L'association entre la complexité de la tâche et la précision de la cartographie du langage cortical

Corrélation entre la complexité de la tâche et la précision du mappage cortical du langage

Introduction

Cette étude vise à examiner si la complexité de la tâche affecte la précision du mappage des fonctions langagières lors de la stimulation corticale directe (direct cortical stimulation mapping, DCS). Les chercheurs ont émis l’hypothèse que, en raison de la capacité de calcul neuronale réduite dans le cortex infiltré par le cancer du cerveau, les tâches langagières complexes (comme la dénomination de mots polysyllabiques) pourraient augmenter le taux d’erreur.

Source de l’article

Cette étude a été réalisée par Alexa Semonche et al. du Département de neurochirurgie de l’Université de Californie à San Francisco (UCSF) et les résultats ont été publiés en ligne le 7 mai 2024 dans la revue Neurosurgery.

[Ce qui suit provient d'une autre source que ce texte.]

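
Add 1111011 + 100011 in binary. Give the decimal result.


1111011 + 100011 = 10011110 = 158

158


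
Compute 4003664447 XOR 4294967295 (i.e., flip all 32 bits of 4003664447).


4003664447 ^ 4294967295 = 291302848

291302848


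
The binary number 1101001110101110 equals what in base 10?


1101001110101110 in decimal = 54190

54190


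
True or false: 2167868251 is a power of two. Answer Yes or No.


0b10000001001101110000101101011011. Multiple bits set => No

No


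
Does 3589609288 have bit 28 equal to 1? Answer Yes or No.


0b11010101111101010001011101001000, bit 28 = 1. Yes

Yes


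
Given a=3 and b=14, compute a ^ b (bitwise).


3 ^ 14 = 13

13


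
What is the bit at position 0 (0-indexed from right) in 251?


0b11111011, position 0 = 1

1


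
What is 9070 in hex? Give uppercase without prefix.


9070 = 236E hex

236E


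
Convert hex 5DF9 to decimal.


5DF9 hex = 24057 decimal

24057


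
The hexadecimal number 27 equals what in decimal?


27 hex = 39 decimal

39


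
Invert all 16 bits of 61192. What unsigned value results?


61192 ^ 65535 = 4343

4343


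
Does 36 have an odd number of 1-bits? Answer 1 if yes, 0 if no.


0b100100 has 2 ones => parity 0

0


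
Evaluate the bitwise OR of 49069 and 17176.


0b1011111110101101 | 0b100001100011000 = 0b1111111110111101 = 65469

65469


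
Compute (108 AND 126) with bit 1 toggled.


Step 1: 108 & 126 = 108
Step 2: 108 ^ (1 << 1) = 108 ^ 2 = 110

110


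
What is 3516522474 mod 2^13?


3516522474 & 8191 = 8170

8170


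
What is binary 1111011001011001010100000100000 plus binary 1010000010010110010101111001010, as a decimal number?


1111011001011001010100000100000 + 1010000010010110010101111001010 = 11001011011101111101001111101010 = 3413627882

3413627882


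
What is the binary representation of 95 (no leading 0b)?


95 = 1011111 in binary

1011111


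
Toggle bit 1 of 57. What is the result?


57 ^ (1 << 1) = 57 ^ 2 = 59

59


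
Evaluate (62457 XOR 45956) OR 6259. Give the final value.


Step 1: 62457 ^ 45956 = 16509
Step 2: 16509 | 6259 = 22655

22655


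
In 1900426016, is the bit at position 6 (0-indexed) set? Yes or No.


0b1110001010001100011001100100000, bit 6 = 0. No

No


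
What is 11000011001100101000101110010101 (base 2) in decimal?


11000011001100101000101110010101 in decimal = 3274869653

3274869653


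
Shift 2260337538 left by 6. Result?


0b10000110101110100000001110000010 << 6 = 0b10000110101110100000001110000010000000 = 144661602432

144661602432


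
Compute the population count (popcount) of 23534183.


0b1011001110001101001100111 has 14 set bits

14


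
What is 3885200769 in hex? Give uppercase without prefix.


3885200769 = E7937581 hex

E7937581


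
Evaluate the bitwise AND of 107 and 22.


0b1101011 & 0b10110 = 0b10 = 2

2


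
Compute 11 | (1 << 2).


11 | (1 << 2) = 11 | 4 = 15

15


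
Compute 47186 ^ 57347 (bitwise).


0b1011100001010010 ^ 0b1110000000000011 = 0b101100001010001 = 22609

22609


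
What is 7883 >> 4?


0b1111011001011 >> 4 = 0b111101100 = 492

492


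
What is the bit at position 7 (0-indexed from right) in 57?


0b111001, position 7 = 0

0


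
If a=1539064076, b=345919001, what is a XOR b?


1539064076 ^ 345919001 = 1327632149

1327632149


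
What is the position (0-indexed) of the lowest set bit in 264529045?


0b1111110001000110010010010101. Lowest set bit at position 0

0


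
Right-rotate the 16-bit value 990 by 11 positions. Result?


Rotate 0b1111011110 right by 11 (16-bit) = 0b111101111000000 = 31680

31680


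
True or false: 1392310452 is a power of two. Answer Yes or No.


0b1010010111111001111100010110100. Multiple bits set => No

No


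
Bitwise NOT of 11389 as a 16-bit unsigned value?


~0b10110001111101 = 0b1101001110000010 = 54146 (16-bit unsigned)

54146


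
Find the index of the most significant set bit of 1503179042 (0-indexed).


0b1011001100110001011000100100010. Highest set bit at position 30

30


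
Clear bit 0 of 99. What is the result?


99 & ~(1 << 0) = 98

98


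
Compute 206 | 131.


0b11001110 | 0b10000011 = 0b11001111 = 207

207


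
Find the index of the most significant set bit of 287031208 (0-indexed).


0b10001000110111011111110101000. Highest set bit at position 28

28


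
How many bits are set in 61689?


0b1111000011111001 has 10 set bits

10


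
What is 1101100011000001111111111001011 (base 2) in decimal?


1101100011000001111111111001011 in decimal = 1818296267

1818296267


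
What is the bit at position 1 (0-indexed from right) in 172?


0b10101100, position 1 = 0

0


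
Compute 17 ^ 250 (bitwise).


0b10001 ^ 0b11111010 = 0b11101011 = 235

235


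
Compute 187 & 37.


0b10111011 & 0b100101 = 0b100001 = 33

33


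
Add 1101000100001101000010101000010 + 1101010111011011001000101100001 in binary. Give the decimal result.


1101000100001101000010101000010 + 1101010111011011001000101100001 = 11010011011101000001011010100011 = 3547600547

3547600547


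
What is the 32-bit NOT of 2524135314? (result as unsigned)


~0b10010110011100110011111110010010 = 0b1101001100011001100000001101101 = 1770831981 (32-bit unsigned)

1770831981


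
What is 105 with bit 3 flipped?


105 ^ (1 << 3) = 105 ^ 8 = 97

97


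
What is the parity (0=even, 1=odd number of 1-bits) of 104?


0b1101000 has 3 ones => parity 1

1


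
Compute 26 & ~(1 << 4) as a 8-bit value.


26 & ~(1 << 4) = 10

10


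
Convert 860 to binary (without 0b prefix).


860 = 1101011100 in binary

1101011100


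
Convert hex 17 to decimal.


17 hex = 23 decimal

23


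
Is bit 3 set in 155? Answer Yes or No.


0b10011011, bit 3 = 1. Yes

Yes


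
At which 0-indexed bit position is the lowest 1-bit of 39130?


0b1001100011011010. Lowest set bit at position 1

1


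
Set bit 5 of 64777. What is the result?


64777 | (1 << 5) = 64777 | 32 = 64809

64809


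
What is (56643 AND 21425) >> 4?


Step 1: 56643 & 21425 = 20737
Step 2: 20737 >> 4 = 1296

1296


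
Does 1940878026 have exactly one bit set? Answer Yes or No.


0b1110011101011110111001011001010. Multiple bits set => No

No


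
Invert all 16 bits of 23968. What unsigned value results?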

L’article a été présenté sous forme de résumé et d’affiche électronique lors de la réunion annuelle de l’Association américaine des neurochirurgiens (AANS) le 21 avril 2023.

Méthodologie

Sujets de l’étude

Les chercheurs ont analysé rétrospectivement les dossiers de 74 patients atteints de gliomes (grade II-IV de l’OMS) de l’hémisphère dominant pour le langage ayant subi une résection chirurgicale éveillée avec cartographie du langage à l’UCSF entre 2017 et 2021.

Procédure d’étude

  1. Évaluation préopératoire des fonctions langagières des patients, en enregistrant leurs performances dans les tâches de dénomination d’images (PN) et de lecture de mots (WR).
  2. Cartographie du langage peropératoire par DCS, en enregistrant les taux de réussite des tâches PN et WR.
  3. Division des essais PN et WR en trois groupes selon le nombre de syllabes des mots : monosyllabiques, bisyllabiques et 3+ syllabes.
  4. Analyse des taux de réussite et d’erreur de chaque groupe, et examen de la corrélation entre le nombre de syllabes et le taux d’erreur.
  5. Application de la régression logistique multivariée pour analyser les facteurs associés au taux d’erreur.
  6. Analyse de la relation entre le taux d’erreur et le taux d’exérèse.

Analyse des données

Les chercheurs ont utilisé Python et R pour l’analyse des données, en appliquant des tests statistiques tels que le test du chi-carré et la régression logistique multivariée.

Résultats principaux

  1. Un total de 2643 essais PN et 978 essais WR ont été analysés.
  2. Le taux d’erreur total était de 5,2 % pour PN et de 6,0 % pour WR.
  3. L’augmentation du nombre de syllabes était significativement corrélée à une hausse du taux d’erreur pour PN (p=0,001), mais pas pour WR (p=0,807).
  4. L’analyse multivariée a montré que chaque syllabe supplémentaire multipliait le risque d’erreur de PN par 2,4 (p,001). Chaque année d’âge multipliait le risque d’erreur par 1,013 (p=0,043).
  5. La sévérité du déficit langagier préopératoire était corrélée positivement avec le taux d’erreur de PN polysyllabique peropératoire (p,001, r2=0,1776).
  6. Il n’y avait pas de corrélation significative entre le taux d’erreur et le taux d’exérèse (p=0,949).

Implications de l’étude

  1. Découverte que les tâches langagières complexes (polysyllabiques) peuvent dépasser la capacité de calcul neuronal du cortex infiltré par les gliomes.
  2. Proposition de modifications du paradigme de cartographie DCS du langage, en regroupant les sites de stimulation selon la complexité de la tâche pour une évaluation plus précise des zones fonctionnelles.
  3. Expansion du domaine des neurosciences du cancer, en révélant comment les gliomes altèrent les capacités corticales de traitement du langage.
  4. Les résultats de cette étude fournissent des orientations cliniques pour optimiser les stratégies chirurgicales et évaluer la récupération postopératoire des fonctions langagières des patients.

Points forts de l’étude

  1. Étude monocentrique à grande échelle, offrant une analyse détaillée de la cartographie DCS du langage.
  2. Approche innovante associant la complexité de la tâche (nombre de syllabes) à la précision de la cartographie.
  3. Proposition de modifications des stratégies de cartographie DCS du langage pour préserver plus précisément les zones langagières.
  4. Expansion du domaine des “neurosciences du cancer”, en explorant l’impact des gliomes sur les fonctions langagières corticales.

Cette étude propose des améliorations précieuses du paradigme de cartographie DCS du langage, ouvrant de nouvelles perspectives pour la neurochirurgie et la réadaptation neurologique. Les chercheurs devront encore explorer les mécanismes biomoléculaires sous-jacents à l’altération des capacités de calcul neuronal dans les zones infiltrées par les gliomes.